When our worlds collided I saw what he had and I wanted that his family has made me feel so welcome and I love them all. We may disagree with somethings but I know he means well and I try to understand where he came from, I am a free spirit and I'm stubborn, I know that but there are somethings we have to just let ride and let time work through it for us.

Okay enough with the history, lets get into some pictures. I took this picture of my husband last weekend while at dinner. I love when he wears a hat, not sure why I just do. And below that you'll see a picture of my ring that he had hanging on the tree that Christmas when he proposed, I love my ring.
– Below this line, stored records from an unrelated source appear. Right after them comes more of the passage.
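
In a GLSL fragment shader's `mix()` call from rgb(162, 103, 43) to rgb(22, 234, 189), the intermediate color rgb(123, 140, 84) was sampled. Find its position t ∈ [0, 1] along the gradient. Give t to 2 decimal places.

0.28

Invert the lerp on the B channel (largest span, 146): t = (84 − 43) / (189 − 43) = 41/146 = 0.28082.
Check on R: (123 − 162)/(22 − 162) = 0.2786 ✓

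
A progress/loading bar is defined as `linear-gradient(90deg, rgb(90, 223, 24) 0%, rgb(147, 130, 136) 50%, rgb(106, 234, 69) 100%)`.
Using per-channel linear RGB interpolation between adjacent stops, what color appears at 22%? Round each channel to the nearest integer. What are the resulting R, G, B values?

(115, 182, 73)

22% lies between the 0% and 50% stops, so the local fraction is t = (22 − 0)/(50 − 0) = 22/50 ≈ 0.44.
R = 90 + 0.44 × (147 − 90) = 115.08 → 115
G = 223 + 0.44 × (130 − 223) = 182.08 → 182
B = 24 + 0.44 × (136 − 24) = 73.28 → 73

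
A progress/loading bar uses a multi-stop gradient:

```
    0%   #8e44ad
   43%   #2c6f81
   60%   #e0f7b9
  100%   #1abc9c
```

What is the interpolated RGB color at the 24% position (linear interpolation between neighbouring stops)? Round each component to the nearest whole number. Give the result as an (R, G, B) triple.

24% lies between the 0% and 43% stops, so the local fraction is t = (24 − 0)/(43 − 0) = 24/43 ≈ 0.5581.
#8e44ad → (142, 68, 173); #2c6f81 → (44, 111, 129).
R = 142 + 0.5581 × (44 − 142) = 87.306 → 87
G = 68 + 0.5581 × (111 − 68) = 91.998 → 92
B = 173 + 0.5581 × (129 − 173) = 148.444 → 148

(87, 92, 148)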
And remember that song he chose for our first dance at our wedding, well I couldn't talk about it and not post the words for you to read:

Someone by Musiq Soulchild

I never wanted a woman that wanted me for my name or material things, see
I always hoped for a woman that's so sure emotionally secure with spiritual faith

A woman that I can trust with all of my secrets And even listen to all of my issues A woman who never judge me or how I was She deals with me strictly through love

Someone who will put up with the things, loving me can bring And still be there to see us through Someone who would put up with the strange and complicated things
'Cause I would do the same for her too

Someone who I can be real with, ain't gotta be perfect 'Cause loving one another is all that matters It's not hard to explain, so believe me when I say That I found all of that in you

All that I hope for a friendship that's so pure A girl I can talk to 'bout whatever's on my heart A woman that needs me, that trust and believes me
That won't take my kindness as some kind of weakness

A woman who bares her soul, who's willing to let go That wants me to lead her but knows how to take control And when I am feeling down 'cause things are going wrong

She fills me up, make me feel strong

Someone who will put up with the things, loving me can bring And still be there to see us through Someone who would put up with the strange and complicated things 'Cause I would do the same for her too

Someone who I can be real with, ain't gotta be perfect 'Cause loving one another is all that matters It's not hard to explain, so believe me when I say That I found all of that in you

You are that someone who loves me through all my imperfections You know my heart is filled with nothing but good intentions You are the one that told me long as we got us, nothing matters You are the one that sees the joy through the pain

You are my light through the rain, here and now Girl I am saying, it's you, you're my heart, it's you You're that someone I can truly say that I'll never find Another love like you

Someone who will put up with the things, loving me can bring And still be there to see us through Someone who would put up with the strange and complicated things 'Cause I would do the same for her too

Someone who I can be real with, ain't gotta be perfect 'Cause loving one another is all that matters It's not hard to explain, so believe me when I say That I found all of that in you

Someone who will put up with the things, loving me can bring And still be there to see us through Someone who would put up with the strange and complicated things 'Cause I would do the same for her too

Someone who I can be real with, ain't gotta be perfect 'Cause loving one another is all that matters It's not hard to explain, so believe me when I say That I found all of that in you

6 comments:

Jenn said...

Beautiful post! Made me tear up :)

Patricia Roebuck said...

How beautiful and special! Enjoy your Christmas together!

Blessed Ladybug said...

very nice blog thanks for sharing....I would have never located that ring on the tree.. congrats.. wishing you a Merry Christmas and a happy New years..

NC Peach said...

This is a great post! I love hearing the story about you and your DH! And I've never heard that song by Musiq, but I definitely have to check it out! I love when my DH wears hats too! Thanks for sharing!

Izzy Anderson said...

Oh, LOVE the ring hanging on the ornament! What a great idea. Beautiful post!

Ellie said...

Oh how beautiful :) My husband had proposed to me on New Year's Eve so for me a New Year always reminds me of how my life changed. Thank you so much for sharing your beautiful story!